No autographs please.
2007-12-27 07:23:38 · answer #1 · answered by MathDude356 3 · 2⤊ 3⤋
When a mathematician asks a question, the first thing is always to make sure the meanings of all the terms are clear. So in this question, we have to first clarify what we mean by parallel lines.
Most non-mathematicians would probably say that parallel means always the same distance apart. If we take this as the definition, then obviously the definition implies that parallel lines can never intersect because they can never get closer together.
However, in mathematics, parallel lines are not defined by the distance between them. The definition given by Euclid over 2000 yrs ago is:
Parallel straight lines are straight lines which, being in the same plane and being produced indefinitely in both directions, do not meet one another in either direction.
So again, with this definition, it is automatically true that parallel lines never intersect, that is, true by definition.
The answer to the question, then, is that mathematicians NEVER PROVED that parallel lines don't intersect. There was no need to, because parallel MEANS not intersecting.

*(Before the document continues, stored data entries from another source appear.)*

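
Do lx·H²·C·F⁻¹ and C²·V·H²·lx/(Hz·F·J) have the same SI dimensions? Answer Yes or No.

Left side:
  lx = m⁻²·cd.
  H = kg·m²·s⁻²·A⁻².
  So H² = kg²·m⁴·s⁻⁴·A⁻⁴.
  C = s·A.
  F = kg⁻¹·m⁻²·s⁴·A².
  So F⁻¹ = kg·m²·s⁻⁴·A⁻².
  Combining: lx·H²·C·F⁻¹ = (m⁻²·cd) · (kg²·m⁴·s⁻⁴·A⁻⁴) · (s·A) · (kg·m²·s⁻⁴·A⁻²) = kg³·m⁴·s⁻⁷·A⁻⁵·cd.
Right side:
  Hz = 1/s = s⁻¹ (frequency is cycles per second).
  So Hz⁻¹ = s.
  C = A·s = s·A (charge = current × time).
  So C² = s²·A².
  V = W/A (potential = power per current),
      = kg·m²·s⁻³·A⁻¹.
  H = Wb/A (inductance = flux per current),
      = kg·m²·s⁻²·A⁻².
  So H² = kg²·m⁴·s⁻⁴·A⁻⁴.
  F = C/V (capacitance = charge per voltage),
      = A·s/(kg·m²·s⁻³·A⁻¹) (substituting C and V),
      = kg⁻¹·m⁻²·s⁴·A².
  So F⁻¹ = kg·m²·s⁻⁴·A⁻².
  lx = lm/m² (illuminance = luminous flux per area),
      = m⁻²·cd.
  J = N·m (work = force × distance),
      = kg·m²·s⁻².
  So J⁻¹ = kg⁻¹·m⁻²·s².
  Combining: Hz⁻¹·C²·V·H²·F⁻¹·lx·J⁻¹ = s · (s²·A²) · (kg·m²·s⁻³·A⁻¹) · (kg²·m⁴·s⁻⁴·A⁻⁴) · (kg·m²·s⁻⁴·A⁻²) · (m⁻²·cd) · (kg⁻¹·m⁻²·s²) = kg³·m⁴·s⁻⁶·A⁻⁵·cd.
Left is kg³·m⁴·s⁻⁷·A⁻⁵·cd; right is kg³·m⁴·s⁻⁶·A⁻⁵·cd — different.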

2007-12-27 16:21:53 · answer #2 · answered by jim n 4 · 2⤊ 0⤋
It is easy enough to prove from the definition of parallel.
Let's say we have two lines that intersect. If you choose a random point on each line, and a third point where the lines intersect, you will have two vectors (using the word loosely). The vectors are parallel (or anti-parallel) if their cross product is zero, which occurs only when one or both of the vector magnitudes is zero, or when they are parallel. Since the vectors are non-zero, their cross product is only zero when they are parallel.
If they are parallel, then the angle formed by the vector 'wedge' must be zero, which means the lines are co-linear (they're the same line).
So, you cannot have two parallel lines that simultaneously
1) intersect
and
2) are not the same line
2007-12-27 15:28:45 · answer #3 · answered by lithiumdeuteride 7 · 0⤊ 2⤋
That's a very good question. In fact, mathematicians never did establish that parallel lines never intersect. The ancient Greeks who developed Euclidean geometry used it as one of their axioms (i.e., a "given"), but they never proved it.
Much later, geometers wondered what would happen if it was assumed that parallel lines DID intersect, and lo and behold, a whole new geometry (non-Euclidean geometry) was developed. In fact, there are a number of such geometries, and all of them are as "correct" as Euclidean geometry. They just stand on a different set of axioms.
2007-12-27 15:26:03 · answer #4 · answered by Joe L 5 · 8⤊ 1⤋
Mathematicians have NOT established that.
2007-12-27 16:55:41 · answer #5 · answered by Mark 6 · 0⤊ 0⤋
umm common sense
2007-12-27 15:27:49 · answer #6 · answered by Anonymous · 0⤊ 3⤋